Yesterday I was confronted by our good friend and pastor about a heart issue that I have been struggling with for far to long.
The process in this particular situation has been slow and extremely painful. I bury it down way deep and believe that I have actually found the freedom of forgiveness then
when I least expect it, it is in my face....I am left clammy handed, anxiety riddles, feeling immensely intimidated.....in short, a royal mess. Then it all gets pushed down again. I put on my happy Myranda face and thus begins the process all over again.
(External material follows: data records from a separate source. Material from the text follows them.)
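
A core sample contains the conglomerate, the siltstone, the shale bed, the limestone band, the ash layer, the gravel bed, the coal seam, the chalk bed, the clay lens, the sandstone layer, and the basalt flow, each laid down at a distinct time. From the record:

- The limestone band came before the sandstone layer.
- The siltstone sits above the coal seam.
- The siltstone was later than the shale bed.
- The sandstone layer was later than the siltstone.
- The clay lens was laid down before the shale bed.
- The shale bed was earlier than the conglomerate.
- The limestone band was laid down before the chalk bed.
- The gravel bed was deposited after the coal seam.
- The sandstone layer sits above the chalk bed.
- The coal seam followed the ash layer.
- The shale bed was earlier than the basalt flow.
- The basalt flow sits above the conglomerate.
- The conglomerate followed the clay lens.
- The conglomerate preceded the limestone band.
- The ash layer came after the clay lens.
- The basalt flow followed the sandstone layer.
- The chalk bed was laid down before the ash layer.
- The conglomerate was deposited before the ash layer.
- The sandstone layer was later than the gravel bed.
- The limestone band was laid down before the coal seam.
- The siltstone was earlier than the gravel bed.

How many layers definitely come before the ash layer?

5

Directly stated before the ash layer: the chalk bed, the clay lens, and the conglomerate.
The limestone band reaches the ash layer via the limestone band → the chalk bed → the ash layer.
The shale bed reaches the ash layer via the shale bed → the conglomerate → the ash layer.
No chain forces the sandstone layer (or any of the others) ahead of the ash layer.
That's the chalk bed, the clay lens, the conglomerate, the limestone band, and the shale bed — 5 in all.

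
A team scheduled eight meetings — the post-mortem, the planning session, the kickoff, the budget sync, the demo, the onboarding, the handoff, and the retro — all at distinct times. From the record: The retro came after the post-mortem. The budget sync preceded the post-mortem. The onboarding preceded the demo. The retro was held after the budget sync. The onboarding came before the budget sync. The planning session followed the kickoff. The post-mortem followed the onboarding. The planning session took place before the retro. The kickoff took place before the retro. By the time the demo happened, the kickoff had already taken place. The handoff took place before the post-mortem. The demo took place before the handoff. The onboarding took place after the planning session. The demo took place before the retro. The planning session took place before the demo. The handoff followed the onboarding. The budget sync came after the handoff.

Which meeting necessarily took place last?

Every other meeting has a chain of constraints placing it before the retro, so the retro is last.

the retro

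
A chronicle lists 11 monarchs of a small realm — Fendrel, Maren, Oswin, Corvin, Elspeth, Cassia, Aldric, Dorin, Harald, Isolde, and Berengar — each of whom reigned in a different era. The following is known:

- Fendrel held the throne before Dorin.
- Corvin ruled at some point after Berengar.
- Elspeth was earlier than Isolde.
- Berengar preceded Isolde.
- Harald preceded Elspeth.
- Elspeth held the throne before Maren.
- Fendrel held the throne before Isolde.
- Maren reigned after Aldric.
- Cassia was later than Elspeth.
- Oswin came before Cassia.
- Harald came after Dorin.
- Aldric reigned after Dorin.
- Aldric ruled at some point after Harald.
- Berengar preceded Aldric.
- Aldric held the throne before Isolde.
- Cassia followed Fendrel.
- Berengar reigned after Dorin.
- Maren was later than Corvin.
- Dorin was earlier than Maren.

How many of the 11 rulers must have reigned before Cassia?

5

Directly stated before Cassia: Elspeth, Fendrel, and Oswin.
Dorin reaches Cassia via Dorin → Harald → Elspeth → Cassia.
Harald reaches Cassia via Harald → Elspeth → Cassia.
No chain forces Aldric (or any of the others) ahead of Cassia.
That's Dorin, Elspeth, Fendrel, Harald, and Oswin — 5 in all.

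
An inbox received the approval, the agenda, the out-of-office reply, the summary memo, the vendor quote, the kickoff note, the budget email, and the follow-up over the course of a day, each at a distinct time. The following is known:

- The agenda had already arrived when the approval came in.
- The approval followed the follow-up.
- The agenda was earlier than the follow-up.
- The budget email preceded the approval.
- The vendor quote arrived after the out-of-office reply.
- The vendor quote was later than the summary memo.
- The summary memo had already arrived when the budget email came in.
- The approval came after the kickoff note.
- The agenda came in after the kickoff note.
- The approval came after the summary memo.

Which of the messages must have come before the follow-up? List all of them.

Directly stated before the follow-up: the agenda.
The kickoff note reaches the follow-up via the kickoff note → the agenda → the follow-up.

the agenda, the kickoff note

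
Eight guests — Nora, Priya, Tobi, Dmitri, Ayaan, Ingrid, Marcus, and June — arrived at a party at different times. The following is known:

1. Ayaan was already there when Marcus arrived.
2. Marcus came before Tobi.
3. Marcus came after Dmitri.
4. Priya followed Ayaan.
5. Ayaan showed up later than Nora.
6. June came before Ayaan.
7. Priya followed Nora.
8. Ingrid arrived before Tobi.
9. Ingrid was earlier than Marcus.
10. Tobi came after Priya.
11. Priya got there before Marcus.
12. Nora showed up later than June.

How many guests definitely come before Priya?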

So, out of nowhere Manie confronted me, left me a wreck and frankly a tad pissed (sorry Manie)
THEN.....I went to my weekly bible study. Can anyone venture a guess on what we discussed?Not actually the subject of forgiveness per say,but it got to the heart of the matter non the less.
This is the question that was posed....
"what is the free will offering that you struggle to give to God?"
With stunning clarity only the holy spirit gives a heart it slammed me in the face FORGIVENESS
THe pain and rejection my experiences has caused has become a security blanket. If I let go does it legitimize or excuse what was done? NO! But that has been my fear for longer Than I care to admit.
Check this out...
Forgiveness doesn't make the hurt ok, it makes my heart ok!!!! (Beth Moore)
Try this one on for size ....
Unforgiveness is a cancer that, if left untreated, will intimately effect the lives of my children!!!!!
I think I will leave you on that note......Let me know your thoughts.